Hey, but, Jennifer,
you are still on track with your thought.
Your BS Detector went off for all the right reasons.
Dem/Indie/Repub makes no difference. At a critical economic time, there should be agreement within all parties to suspend earmarks.
(sorry for the below diversion: my curiosity knows no bounds)
Just for grins, however, here are the origins of the words: EARMARK and PORK BARREL:
EARMARKS, in another literal sense, are the clippings and tattoos given farm animals, including pigs, that identify the animal to a specific farmer.
Origin: of PORK BARREL
As an actual container for storing pig meat in brine, the pork barrel has been with us since the early days of the Republic.

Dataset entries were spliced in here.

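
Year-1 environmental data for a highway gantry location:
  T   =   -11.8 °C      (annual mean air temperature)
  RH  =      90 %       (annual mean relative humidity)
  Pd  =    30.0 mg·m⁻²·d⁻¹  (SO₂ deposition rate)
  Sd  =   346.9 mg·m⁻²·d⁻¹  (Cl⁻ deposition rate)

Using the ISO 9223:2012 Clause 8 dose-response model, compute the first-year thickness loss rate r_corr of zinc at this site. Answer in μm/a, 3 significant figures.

r_corr = 1.95 μm/a

zinc: f(T) = +0.038·(T−10) [T≤10 °C] = -0.8284
  sulphur-dioxide contribution → 1.58 μm/a
  chloride contribution → 0.3699 μm/a
  ⇒ r_corr(zinc) = 1.95 μm/a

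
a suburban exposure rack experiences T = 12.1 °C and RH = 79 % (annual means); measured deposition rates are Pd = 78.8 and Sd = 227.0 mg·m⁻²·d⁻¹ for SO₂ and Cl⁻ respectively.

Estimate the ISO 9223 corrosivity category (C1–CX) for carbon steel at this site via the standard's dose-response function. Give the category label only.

C5

carbon steel: f(T) = -0.054·(T−10) [T>10 °C] = -0.1134
  sulphur-dioxide contribution → 74.32 μm/a
  chloride contribution → 64.82 μm/a
  total first-year rate 139.1 μm/a
ISO 9223 Table 2 (carbon steel): 80 < 139 ≤ 200 μm/a ⇒ C5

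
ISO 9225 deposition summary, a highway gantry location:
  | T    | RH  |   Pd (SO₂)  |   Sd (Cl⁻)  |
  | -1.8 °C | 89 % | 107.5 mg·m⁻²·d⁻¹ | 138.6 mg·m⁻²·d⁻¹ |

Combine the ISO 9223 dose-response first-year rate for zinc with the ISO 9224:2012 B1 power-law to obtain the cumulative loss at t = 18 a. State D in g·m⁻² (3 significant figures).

zinc: f(T) = +0.038·(T−10) [T≤10 °C] = -0.4484
  SO₂ term: 0.0129·107.5^0.44·exp(0.046·89-0.4484) = 3.87
  Cl⁻ term: 0.0175·138.6^0.57·exp(0.008·89+0.085·-1.8) = 0.5089
  sum: 3.87 + 0.5089 → r_corr = 4.379 μm/a
Power-law: D(18) = r_corr · 18^0.813
  D(18) = 4.379 × 18^0.813 = 4.379 × 10.48 = 45.91 μm
  Mass loss = 45.91 μm × 7.14 g/cm³ = 327.8 g·m⁻²

D(18) = 328 g·m⁻²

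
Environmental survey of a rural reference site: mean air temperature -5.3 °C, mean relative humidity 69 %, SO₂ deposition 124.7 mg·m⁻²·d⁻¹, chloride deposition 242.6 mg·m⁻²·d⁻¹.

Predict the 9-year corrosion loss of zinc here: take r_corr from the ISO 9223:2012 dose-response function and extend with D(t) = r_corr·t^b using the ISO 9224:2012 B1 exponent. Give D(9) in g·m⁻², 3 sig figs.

D(9) = 80.3 g·m⁻²

zinc: T≤10 °C ⇒ hinge +0.038·(-5.3−10) = -0.5814
  Pd branch = 0.0129·Pd^0.44·e^(0.046·RH+f) = 1.441 μm/a
  Sd branch = 0.0175·Sd^0.57·e^(0.008·RH+0.085·T) = 0.4431 μm/a
  r_corr = 1.441 + 0.4431 = 1.884 μm/a
ISO 9224: D(t) = r_corr · t^b with b = 0.813 (zinc, B1)
  D(9) = 1.884 × 9^0.813 = 1.884 × 5.968 = 11.24 μm
  Mass loss = 11.24 μm × 7.14 g/cm³ = 80.29 g·m⁻²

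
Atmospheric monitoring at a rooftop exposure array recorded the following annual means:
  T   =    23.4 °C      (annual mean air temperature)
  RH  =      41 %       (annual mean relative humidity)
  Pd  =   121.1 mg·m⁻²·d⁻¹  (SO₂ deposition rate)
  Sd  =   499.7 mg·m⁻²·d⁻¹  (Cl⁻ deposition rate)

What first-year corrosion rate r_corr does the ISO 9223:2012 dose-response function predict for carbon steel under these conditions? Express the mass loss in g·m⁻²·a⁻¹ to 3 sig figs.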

It seems to have been a measure of present and future prosperity. A farmer's almanac of 1801 urges readers to "mind our pork and cider barrels." A midcentury author states, "I hold a family to be in a desperate way, when the mother can see the bottom of the pork barrel." "I know our crops will be short next season," declares another almanac, "for the brine has all leaked out of the pork barrel!"
In the twentieth century, modern refrigeration made the actual pork barrel obsolete. But it took on new life in referring to political bills that bring home the bacon to a legislator's district and constituents. Pork had been used at least since the 1870s as a label for politically motivated federal funding for local projects like post offices. We read in the Congressional Record in regard to an 1888 rivers and harbors appropriation, "Has the pork been so cunningly divided amongst the members of the House in this bill that its final passage is assured?"

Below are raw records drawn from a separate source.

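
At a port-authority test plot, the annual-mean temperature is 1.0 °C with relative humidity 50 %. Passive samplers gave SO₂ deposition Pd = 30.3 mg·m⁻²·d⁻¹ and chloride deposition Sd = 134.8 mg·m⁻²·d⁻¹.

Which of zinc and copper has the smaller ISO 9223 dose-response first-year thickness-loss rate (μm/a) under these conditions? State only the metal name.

zinc: f(T) = +0.038·(T−10) [T≤10 °C] = -0.3420
  sulphur-dioxide contribution → 0.41 μm/a
  chloride contribution → 0.4652 μm/a
  ⇒ r_corr(zinc) = 0.8751 μm/a
copper: f(T) = +0.126·(T−10) [T≤10 °C] = -1.1340
  sulphur-dioxide contribution → 0.07909 μm/a
  chloride contribution → 0.2448 μm/a
  total first-year rate 0.3239 μm/a
Ordering by μm/a: zinc (0.875) > copper (0.324)

copper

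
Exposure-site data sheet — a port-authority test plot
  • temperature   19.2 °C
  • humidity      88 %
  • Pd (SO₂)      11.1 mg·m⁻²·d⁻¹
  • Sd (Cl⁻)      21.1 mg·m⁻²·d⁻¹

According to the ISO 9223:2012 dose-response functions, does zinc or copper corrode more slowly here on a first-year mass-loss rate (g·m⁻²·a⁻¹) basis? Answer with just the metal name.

zinc

zinc: temperature factor f = -0.071·(9.2) = -0.6532
  sulphur-dioxide contribution → 1.109 μm/a
  chloride contribution → 1.029 μm/a
  total first-year rate 2.138 μm/a
  mass loss = 2.138 μm/a × 7.14 g/cm³ = 15.26 g·m⁻²·a⁻¹
copper: f(T) = -0.080·(T−10) [T>10 °C] = -0.7360
  sulphur-dioxide contribution → 0.8536 μm/a
  chloride contribution → 1.421 μm/a
  ⇒ r_corr(copper) = 2.275 μm/a
  mass loss = 2.275 μm/a × 8.96 g/cm³ = 20.38 g·m⁻²·a⁻¹
Ordering by g·m⁻²·a⁻¹: copper (20.4) > zinc (15.3)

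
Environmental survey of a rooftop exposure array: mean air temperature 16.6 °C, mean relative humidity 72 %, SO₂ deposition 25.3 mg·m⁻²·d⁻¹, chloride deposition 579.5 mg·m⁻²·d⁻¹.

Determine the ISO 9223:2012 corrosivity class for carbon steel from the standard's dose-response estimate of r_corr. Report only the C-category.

C5

carbon steel: temperature factor f = -0.054·(6.6) = -0.3564
  sulphur-dioxide contribution → 28.07 μm/a
  chloride contribution → 110.1 μm/a
  total first-year rate 138.2 μm/a
ISO 9223 Table 2 (carbon steel): 80 < 138 ≤ 200 μm/a ⇒ C5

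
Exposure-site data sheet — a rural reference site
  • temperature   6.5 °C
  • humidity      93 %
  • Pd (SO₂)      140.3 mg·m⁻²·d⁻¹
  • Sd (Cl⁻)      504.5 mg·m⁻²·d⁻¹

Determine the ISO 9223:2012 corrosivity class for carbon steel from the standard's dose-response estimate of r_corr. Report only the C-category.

CX

carbon steel: T≤10 °C ⇒ hinge +0.150·(6.5−10) = -0.5250
  SO₂ term: 1.77·140.3^0.52·exp(0.02·93-0.5250) = 87.95
  Sd branch = 0.102·Sd^0.62·e^(0.033·RH+0.04·T) = 134.9 μm/a
  r_corr = 87.95 + 134.9 = 222.9 μm/a
223 μm/a falls in (200, 700] for carbon steel → category CX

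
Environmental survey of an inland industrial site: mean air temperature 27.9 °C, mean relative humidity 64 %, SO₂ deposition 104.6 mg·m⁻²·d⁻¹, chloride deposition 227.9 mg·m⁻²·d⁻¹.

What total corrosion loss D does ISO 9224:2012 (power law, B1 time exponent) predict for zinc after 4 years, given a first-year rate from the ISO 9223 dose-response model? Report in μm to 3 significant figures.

D(4) = 23.0 μm

zinc: f(T) = -0.071·(T−10) [T>10 °C] = -1.2709
  SO₂ term: 0.0129·104.6^0.44·exp(0.046·64-1.2709) = 0.5319
  Sd branch = 0.0175·Sd^0.57·e^(0.008·RH+0.085·T) = 6.906 μm/a
  sum: 0.5319 + 6.906 → r_corr = 7.438 μm/a
ISO 9224: D(t) = r_corr · t^b with b = 0.813 (zinc, B1)
  D(4) = 7.438 × 4^0.813 = 7.438 × 3.087 = 22.96 μm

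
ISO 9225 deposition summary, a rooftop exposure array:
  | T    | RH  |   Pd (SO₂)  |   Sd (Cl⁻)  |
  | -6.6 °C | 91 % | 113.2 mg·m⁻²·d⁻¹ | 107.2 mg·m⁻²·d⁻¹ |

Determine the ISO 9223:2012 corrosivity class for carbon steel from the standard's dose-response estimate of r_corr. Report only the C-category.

C3

carbon steel: temperature factor f = +0.150·(-16.6) = -2.4900
  Pd branch = 1.77·Pd^0.52·e^(0.02·RH+f) = 10.59 μm/a
  Cl⁻ term: 0.102·107.2^0.62·exp(0.033·91+0.04·-6.6) = 28.63
  sum: 10.59 + 28.63 → r_corr = 39.22 μm/a
39.2 μm/a falls in (25, 50] for carbon steel → category C3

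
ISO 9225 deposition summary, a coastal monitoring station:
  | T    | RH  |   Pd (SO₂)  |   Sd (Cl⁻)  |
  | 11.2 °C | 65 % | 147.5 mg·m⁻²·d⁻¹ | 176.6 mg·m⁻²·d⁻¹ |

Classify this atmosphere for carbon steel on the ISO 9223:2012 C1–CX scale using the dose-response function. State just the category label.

C5

carbon steel: temperature factor f = -0.054·(1.2) = -0.0648
  SO₂ term: 1.77·147.5^0.52·exp(0.02·65-0.0648) = 81.69
  Cl⁻ term: 0.102·176.6^0.62·exp(0.033·65+0.04·11.2) = 33.72
  r_corr = 81.69 + 33.72 = 115.4 μm/a
Category bounds: 80…200 μm/a bracket r_corr ⇒ C5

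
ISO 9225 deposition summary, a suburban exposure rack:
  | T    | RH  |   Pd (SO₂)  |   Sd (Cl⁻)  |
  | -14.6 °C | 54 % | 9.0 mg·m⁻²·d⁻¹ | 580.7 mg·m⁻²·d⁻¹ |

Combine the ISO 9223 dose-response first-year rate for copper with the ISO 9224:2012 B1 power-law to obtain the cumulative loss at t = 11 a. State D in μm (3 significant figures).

D(11) = 1.02 μm

copper: f(T) = +0.126·(T−10) [T≤10 °C] = -3.0996
  SO₂ term: 0.0053·9.0^0.26·exp(0.059·54-3.0996) = 0.01023
  Cl⁻ term: 0.01025·580.7^0.27·exp(0.036·54+0.049·-14.6) = 0.1952
  r_corr = 0.01023 + 0.1952 = 0.2055 μm/a
Long-term exponent b (ISO 9224 Table 2, B1) = 0.667
  D(11) = 0.2055 × 11^0.667 = 0.2055 × 4.95 = 1.017 μm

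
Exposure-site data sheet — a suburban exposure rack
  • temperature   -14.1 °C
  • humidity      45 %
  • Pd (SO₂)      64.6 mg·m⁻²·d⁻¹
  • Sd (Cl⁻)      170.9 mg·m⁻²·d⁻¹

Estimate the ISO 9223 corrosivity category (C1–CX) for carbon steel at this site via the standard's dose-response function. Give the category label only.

C2

carbon steel: T≤10 °C ⇒ hinge +0.150·(-14.1−10) = -3.6150
  sulphur-dioxide contribution → 1.024 μm/a
  chloride contribution → 6.207 μm/a
  total first-year rate 7.231 μm/a
7.23 μm/a falls in (1.3, 25] for carbon steel → category C2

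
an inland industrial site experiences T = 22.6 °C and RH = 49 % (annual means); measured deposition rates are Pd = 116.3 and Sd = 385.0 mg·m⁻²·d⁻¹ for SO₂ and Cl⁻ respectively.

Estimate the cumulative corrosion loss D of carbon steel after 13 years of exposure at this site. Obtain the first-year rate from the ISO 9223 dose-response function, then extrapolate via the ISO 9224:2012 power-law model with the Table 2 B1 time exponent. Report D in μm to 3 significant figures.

carbon steel: temperature factor f = -0.054·(12.6) = -0.6804
  SO₂ term: 1.77·116.3^0.52·exp(0.02·49-0.6804) = 28.33
  Sd branch = 0.102·Sd^0.62·e^(0.033·RH+0.04·T) = 50.87 μm/a
  sum: 28.33 + 50.87 → r_corr = 79.19 μm/a
ISO 9224: D(t) = r_corr · t^b with b = 0.523 (carbon steel, B1)
  D(13) = 79.19 × 13^0.523 = 79.19 × 3.825 = 302.9 μm

D(13) = 303 μm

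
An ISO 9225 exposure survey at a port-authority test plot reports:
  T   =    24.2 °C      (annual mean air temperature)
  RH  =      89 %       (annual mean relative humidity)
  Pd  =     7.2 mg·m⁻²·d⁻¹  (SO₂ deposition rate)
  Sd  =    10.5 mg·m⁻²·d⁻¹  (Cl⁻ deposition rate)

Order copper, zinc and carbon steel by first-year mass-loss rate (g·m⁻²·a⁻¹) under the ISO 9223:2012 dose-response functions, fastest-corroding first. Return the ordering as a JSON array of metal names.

["carbon steel", "copper", "zinc"]

copper: f(T) = -0.080·(T−10) [T>10 °C] = -1.1360
  sulphur-dioxide contribution → 0.5424 μm/a
  chloride contribution → 1.559 μm/a
  total first-year rate 2.102 μm/a
  mass loss = 2.102 μm/a × 8.96 g/cm³ = 18.83 g·m⁻²·a⁻¹
zinc: temperature factor f = -0.071·(14.2) = -1.0082
  sulphur-dioxide contribution → 0.6729 μm/a
  chloride contribution → 1.066 μm/a
  total first-year rate 1.739 μm/a
  mass loss = 1.739 μm/a × 7.14 g/cm³ = 12.41 g·m⁻²·a⁻¹
carbon steel: T>10 °C ⇒ hinge -0.054·(24.2−10) = -0.7668
  sulphur-dioxide contribution → 13.61 μm/a
  chloride contribution → 21.76 μm/a
  ⇒ r_corr(carbon steel) = 35.37 μm/a
  mass loss = 35.37 μm/a × 7.85 g/cm³ = 277.6 g·m⁻²·a⁻¹
Ordering by g·m⁻²·a⁻¹: carbon steel (278) > copper (18.8) > zinc (12.4)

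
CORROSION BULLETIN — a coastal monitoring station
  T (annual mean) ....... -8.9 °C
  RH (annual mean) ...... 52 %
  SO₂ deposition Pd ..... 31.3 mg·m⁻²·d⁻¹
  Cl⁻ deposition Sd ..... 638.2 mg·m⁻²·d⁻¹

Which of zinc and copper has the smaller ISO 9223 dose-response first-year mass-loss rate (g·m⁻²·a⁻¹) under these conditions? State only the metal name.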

By 1909, pork barrel itself was making the rounds of Congress. An article that year explains that the Democratic Party "has periodically inveighed against the extravagance of the administration, but its representatives in the Legislature have exercised no critical surveillance over the appropriations. They have preferred to take for their own constituencies whatever could be got out of the congressional 'pork barrel.'" Similarly, an article in 1916 opposing a "trend towards national defense on the basis of the State militia" argues that it is "a triumph for the pork-barrel."
Even without ever having seen an actual pork barrel, we continue to use the term today for its vivid negative implications. A pork barrel suggests fat and grease, not only in its contents but also in those who reach for it.